Kendall's proof of the orthogonality condition described above requires that K be symmetric (so that eigenvectors

associated with distinct eigenvalues of K will be orthogonal), hence his proof is invalid.

We can rescue Kendall's proof by returning to his use of the arbitrary (p×n) matrix A in equation (47):

 AL = 0

where L is an (n×1) column vector that represents a line in one of the flats. We recognize that (47) states that the vector L must be orthogonal to the row space of the matrix A. So we may apply Gram-Schmidt orthogonalization to the row vectors of A and replace them with a set of mutually orthogonal row vectors, and make each of them the same length (the common length doesn't have to be unity). The vectors L that solve (47) will be the same as those that solve our modified matrix equation. Then we do the same procedure for the row vectors of the arbitrary (q×n) matrix B that appears in equation (49):

 BM = 0

where M is an (n×1) column vector that represents a line in the other flat.

In these modified circumstances the derived matrix K is symmetric and Kendall's proof is valid.

4. #### Inadequate definitions of terms in quite a few places

In equation (85) on page 29 Kendall presents a formula for the quadric Vn-1. The listed bi,j should in fact be bi. Moreover Kendall's definition that follows

 bi, n+1 = ai, n+1

 bi = an+1, i + ai, n+1

5. #### Very numerous typographical errors

I have found typos on 21 pages (of 63 total) and some pages have several typos. Some examples follow:

1. Equation (33) on page 19: In the last row of the determinant xn,1 and xn,2 should be x1,n and x2,n respectively.

2. Equation (157) on page 53: The second "S" summation symbol on the right-hand side of the equal sign should not be there.

3. Equations (158) and (160) on page 53: The factor np/2 in the denominator should not be there. Its erroneous presence can be traced to an improper accounting for the Helmert transformation with respect to the volume element.

4. Equation (162) on page 54: The subscript on the left hand side of the equation should be mi, not mj.

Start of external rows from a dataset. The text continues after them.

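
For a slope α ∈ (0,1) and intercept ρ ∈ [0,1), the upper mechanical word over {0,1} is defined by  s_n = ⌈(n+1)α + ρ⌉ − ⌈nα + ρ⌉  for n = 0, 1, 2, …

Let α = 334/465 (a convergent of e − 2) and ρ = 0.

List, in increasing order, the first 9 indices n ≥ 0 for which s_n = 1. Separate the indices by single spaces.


0 1 2 4 5 6 8 9 11

n=0: ⌈334/465⌉−⌈0/465⌉ = 1−0 = 1  ← one
n=1: ⌈668/465⌉−⌈334/465⌉ = 2−1 = 1  ← one
n=2: ⌈1002/465⌉−⌈668/465⌉ = 3−2 = 1  ← one
n=3: ⌈1336/465⌉−⌈1002/465⌉ = 3−3 = 0
n=4: ⌈1670/465⌉−⌈1336/465⌉ = 4−3 = 1  ← one
n=5: ⌈2004/465⌉−⌈1670/465⌉ = 5−4 = 1  ← one
n=6: ⌈2338/465⌉−⌈2004/465⌉ = 6−5 = 1  ← one
n=7: ⌈2672/465⌉−⌈2338/465⌉ = 6−6 = 0
n=8: ⌈3006/465⌉−⌈2672/465⌉ = 7−6 = 1  ← one
n=9: ⌈3340/465⌉−⌈3006/465⌉ = 8−7 = 1  ← one
n=10: ⌈3674/465⌉−⌈3340/465⌉ = 8−8 = 0
n=11: ⌈4008/465⌉−⌈3674/465⌉ = 9−8 = 1  ← one
positions of the first 9 ones: 0 1 2 4 5 6 8 9 11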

6. #### A lack of references to the works from which much of the statistical section is drawn

1. Section 52, "Student's" t, is based upon William S. Gosset's original 1908 paper (published under the pseudonym "Student") and later mathematical confirmation using geometric arguments by R.A. Fisher.

2. Section 53, "The mean in rectangular variation", is based upon Hall (1927).

3. Section 54, "The correlation coefficient in bivariate normal variation", is based upon Fisher (1915).

4. Section 55, "Wishart's distribution", is based upon Wishart (1928).

7. ### References

1. Fisher, Ronald A., 1915, Frequency Distribution of the Values of the Correlation Coefficient in Samples from an Indefinitely Large Population, Biometrika, Vol. 10, No. 4 (May 1915), pp. 507-521.

2. Hall, Philip, 1927, The Distribution of Means for Samples of Size N Drawn from a Population in which the Variate Takes Values Between 0 and 1, Biometrika, Vol. 19, No. 3/4 (Dec 1927), pp. 240-245.

3. Student (William S. Gosset), 1908, The Probable Error of a Mean, Biometrika, Vol. 6, No. 1 (March 1908), pp. 1-25.

4. Wishart, John, 1928, The Generalised Product Moment Distribution in Samples from a Normal Multivariate Population, Biometrika, Vol. 20A, No. 1/2 (July 1928), pp. 32-52.

A Course in the Geometry of n Dimensions, by M. G. Kendall. Dover Publications, 2004. Softcover, 63 pp., \$7.95. ISBN 0-486-43927-5.